With the application of the expansion device, the skin became tight and showed area enlargement. The epidermal thickness of the expanded skin increased significantly (P < 0.01), whereas the thickness of the dermis decreased significantly (P < 0.05) as compared with the control skin. Masson staining demonstrated that collagen bundles were arranged more compactly in the expanded skin (P < 0.05) than in the controls. Furthermore, more proliferating cells (P < 0.05) and blood vessels (P < 0.01) were observed. Transmission electron microscopy showed that the fibers of expanded skin were stretched and broken into bundles of various diameters, with abundant active fibroblasts.

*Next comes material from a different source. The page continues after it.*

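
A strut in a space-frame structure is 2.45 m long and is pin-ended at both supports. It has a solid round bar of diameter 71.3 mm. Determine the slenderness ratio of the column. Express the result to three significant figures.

For a solid circle r = d/4 = 71.3/4 = 17.82 mm
L_e = K·L = 1 × 2.45 m = 2.450 m = 2450.0 mm
λ = L_e / r_min = 2450.0 / 17.82 = 137

λ ≈ 137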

A reliable mouse model of scalp skin expansion was successfully established, which may be a promising tool for in-depth studies on skin soft tissue expansion.
尽管组织扩张的应用越来越广泛,但人们对其知之甚少,其并发症发生率也很高。因此,迫切需要建立一种稳定的动物模型来克服组织扩张的局限性和并发症。尽管小鼠模型在深入研究中显示出了一些优势,但很少有合适的小鼠扩张模型被报道,这可能是因为其皮肤较松弛。
设计并将微扩张器植入小鼠头皮下(扩张组);定期向扩张器中注入无菌生理盐水。在假手术小鼠(对照组)中,在头皮下植入硅胶片。术后 5 周收集皮肤样本。分析组织学变化,包括表皮和真皮厚度以及胶原纤维排列。此外,还测定了血管密度和细胞增殖率。还进行了超微结构分析。
应用扩张装置后,皮肤变得紧绷并出现面积增大。扩张皮肤的表皮厚度显著增加(P<0.01),而真皮厚度显著减少(P<0.05)与对照皮肤相比。Masson 染色显示,扩张皮肤的胶原束排列更加紧密(P<0.05)与对照组相比。此外,观察到更多的增殖细胞(P<0.05)和血管(P<0.01)。透射电子显微镜显示,扩张皮肤的纤维被拉伸并断裂成各种直径的束,其中含有丰富的活跃成纤维细胞。
成功建立了一种可靠的小鼠头皮皮肤扩张模型,这可能是皮肤软组织扩张深入研究的有前途的工具。